Rajon Rondo’s jumper has betrayed him in the past week–it will be interesting to see how long it takes him to get it back.  If he continues to struggle with his jump shot for an extended period of time, will he keep taking the necessary open shots or will his unwillingness to shoot cramp the great spacing and ball movement that have been staples of the Celtics so far this season?  It will be very interesting to see.

While Ray Allen has clearly taken a back seat to the other two thirds of the Boston Three Party, he still remains vital to the team’s success.  His calm demeanor helps balance out Garnett’s vicious intensity and Paul Pierce’s emotional play, and Allen’s ability to hit shots from anywhere in the clutch gives the team an indefensible trifecta of creators at the end of the game.

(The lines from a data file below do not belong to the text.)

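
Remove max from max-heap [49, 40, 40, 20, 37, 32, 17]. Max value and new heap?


Max = 49
Replace root with last, heapify down
Resulting heap: [40, 37, 40, 20, 17, 32]


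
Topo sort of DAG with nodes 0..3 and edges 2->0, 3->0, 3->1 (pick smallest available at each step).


Kahn's algorithm, process smallest node first
Order: [2, 3, 0, 1]


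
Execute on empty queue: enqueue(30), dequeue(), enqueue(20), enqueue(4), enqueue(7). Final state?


enqueue(30) -> [30]
dequeue() returns 30 -> []
enqueue(20) -> [20]
enqueue(4) -> [20, 4]
enqueue(7) -> [20, 4, 7]
Final queue (front to back): [20, 4, 7]


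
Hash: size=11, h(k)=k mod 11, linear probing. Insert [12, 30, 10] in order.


Insertions: 12->slot 1; 30->slot 8; 10->slot 10
Table: [None, 12, None, None, None, None, None, None, 30, None, 10]


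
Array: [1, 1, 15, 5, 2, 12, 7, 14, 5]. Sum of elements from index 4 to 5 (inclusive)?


Prefix sums: [0, 1, 2, 17, 22, 24, 36, 43, 57, 62]
Sum[4..5] = prefix[6] - prefix[4] = 36 - 22 = 14


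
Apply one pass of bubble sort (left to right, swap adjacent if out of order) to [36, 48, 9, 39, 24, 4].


After one pass: [36, 9, 39, 24, 4, 48]


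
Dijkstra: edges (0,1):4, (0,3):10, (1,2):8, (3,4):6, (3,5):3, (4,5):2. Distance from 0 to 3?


Dijkstra from 0:
Distances: {0: 0, 1: 4, 2: 12, 3: 10, 4: 15, 5: 13}
Shortest distance to 3 = 10, path = [0, 3]


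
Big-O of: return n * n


Analysis: constant-time operation, no loop
Complexity: O(1)


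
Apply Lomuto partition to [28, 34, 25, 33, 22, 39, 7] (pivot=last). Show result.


Elements <= 7 go left of pivot.
Result: [7, 34, 25, 33, 22, 39, 28], pivot at index 0


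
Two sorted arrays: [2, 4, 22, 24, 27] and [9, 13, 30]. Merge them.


Compare heads, take smaller each step.
Merged: [2, 4, 9, 13, 22, 24, 27, 30]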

Doc Rivers alternated between coaching well and completely dropping the ball against Houston and his surprisingly inept counterpart, Rick Adelman (who plays his third and fourth best players, Bonzi Wells and Luis Scola, very limited minutes off the bench while the starters at their positions struggle).  It’d be nice to see Doc a little more aware with his substitutions–fortunately KG found the necessary strength and energy to both score big buckets and guard the gargantuan Yao, but had Doc done a little more mental lifting, perhaps Kendrick Perkins or Scot Pollard would have been available to guard the big man at the end of the game.  There’s no reason “Big Baby” Davis couldn’t have played more than 2 minutes on the evening, especially when Yao went to the bench for stretches.  Doc’s inactivity almost cost the Celtics a game in which they outpaced Houston by their usual 20 points before coughing up the lead with lackidasical play and uninspiring coaching against a weakened, Tracy McGrady-less Rockets team.